Given the financial trends out there, the Jays are likely going to have to go “Feast or famine” on this on and risk some money on guys with injury history and hope that they bounce back. They seemed to be ready to do that with Belasario, but he got cold feet and signed with the Rays instead. (Given the weather in Tampa vs. Toronto, can you blame him?)
Despite all the holes in the roster on paper, though, there HAS been addition via subtraction in that Sergio Santos won’t be blowing any games for the Jays this year. With the glut of young pitchers in the system, you will get some spark out of the kids because MLB hitters don’t have a book on them yet.
That being said, there is now a book on Aaron Sanchez, Marcus Stroman and Drew Hutchinson. Expect their numbers to be a bit more humbling this season as more and more MLB hitters get to know their stuff. Again, though there is an immediate need that AA will need to make at least one signing to address, it makes more sense for the Jays to wait for 100 games to get played and scoop up a closer from a team that’s out of the running and know what they are buying rather than gamble on the unknown now.
Personally, I think it makes more sense to try to nickel and dime someone like Johan Santana and hope he becomes tight with Dio and catches fire than it does to give up a big prospect or a piece to take a chance on someone else. Even if he’s only good for 140 innings or so, if you can stretch those innings out and make them count, it will buy valuable time for your kids to season.
After all, it’s one thing to steal your buddy Sanchez’s job, but it’s another to take that job from Johan Santana. He’ll bring experience and a professionalism to the team that will show the young pups in the Jays bullpen what a REAL big dog looks like, even if he is a little long in the tooth. Let’s be real here, I don’t expect Johan Sanatana to be what he once was performance wise.
You can’t coach competitive spirit, though, and assuming Santana legitimately wants to make one last kick at the can, the Jays are as good a place as any to try the reboot. Otherwise, there aren’t any real big names out there who seem to be overly keen to sign with the Jays.
#4 Thole might be gone, but Dickey’s not
For Jays fans who have been praying for R.A. Dickey to find his ticket off the team bus, it looks like you’re stuck with him. Dickey is the guy, for better or for worse, at the top of the Jays lineup and we might as well just grin and bear it. f he does leave at this point it will be in a “Sell off” come the trade deadline, which would mean the Jays have under-achieved and aren’t even in contention for a spot in the post-season. Even at a prudent estimate, I see the Jays around 3rd in the AL East again this season.
#5 Hurry up and wait
As much as we Jays fans are, as always, waiting with baited breath for that last little tweak to this roster so we can do what we do best and sell ourselves hope of another championship season, it’s not coming any time soon. It behooves the Jays as well as their fans to be patient at this point and wait while we evaluate the team in Spring Training.

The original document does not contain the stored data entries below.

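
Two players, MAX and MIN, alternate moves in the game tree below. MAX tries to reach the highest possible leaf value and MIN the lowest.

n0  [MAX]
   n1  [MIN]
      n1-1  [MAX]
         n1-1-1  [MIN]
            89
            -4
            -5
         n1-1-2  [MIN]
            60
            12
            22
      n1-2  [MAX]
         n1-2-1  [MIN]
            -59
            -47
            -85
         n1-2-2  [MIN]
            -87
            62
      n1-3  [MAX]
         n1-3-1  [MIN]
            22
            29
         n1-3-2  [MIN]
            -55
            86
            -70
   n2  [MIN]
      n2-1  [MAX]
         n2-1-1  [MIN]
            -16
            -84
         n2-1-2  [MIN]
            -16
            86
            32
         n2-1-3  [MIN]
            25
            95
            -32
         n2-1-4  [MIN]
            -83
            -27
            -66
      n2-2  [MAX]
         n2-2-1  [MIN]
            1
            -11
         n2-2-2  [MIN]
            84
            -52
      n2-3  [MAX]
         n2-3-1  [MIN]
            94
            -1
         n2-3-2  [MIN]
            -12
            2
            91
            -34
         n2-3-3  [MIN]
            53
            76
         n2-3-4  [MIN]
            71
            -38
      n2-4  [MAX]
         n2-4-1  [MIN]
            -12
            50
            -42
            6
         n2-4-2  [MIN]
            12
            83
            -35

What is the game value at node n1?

-85

n1-1-1 (MIN): min(89, -4, -5) = -5
n1-1-2 (MIN): min(60, 12, 22) = 12
n1-1 (MAX): max(-5, 12) = 12
n1-2-1 (MIN): min(-59, -47, -85) = -85
n1-2-2 (MIN): min(-87, 62) = -87
n1-2 (MAX): max(-85, -87) = -85
n1-3-1 (MIN): min(22, 29) = 22
n1-3-2 (MIN): min(-55, 86, -70) = -70
n1-3 (MAX): max(22, -70) = 22
n1 (MIN): min(12, -85, 22) = -85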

Jays have a few valuable trade chips to deal to a team that needs them (Navarro, Izturis, Dickey and Thole, Valencia and/or Smoak), and the market for those pieces will not really ripen until the severity of the deficits in other teams becomes apparent. That won’t happen until we start playing ball, folks.
So Mr. Beeston, Mr. Anthopoulos and company, keep on keeping on good sirs. You’ve done a bang up job thus far, let’s not be too hasty putting the finishing touches on this team. We’re in a better position than we have been for the past 2 years, so let’s make the most of it.
Thanks for reading folks, that’s what’s going on with Dem Jays.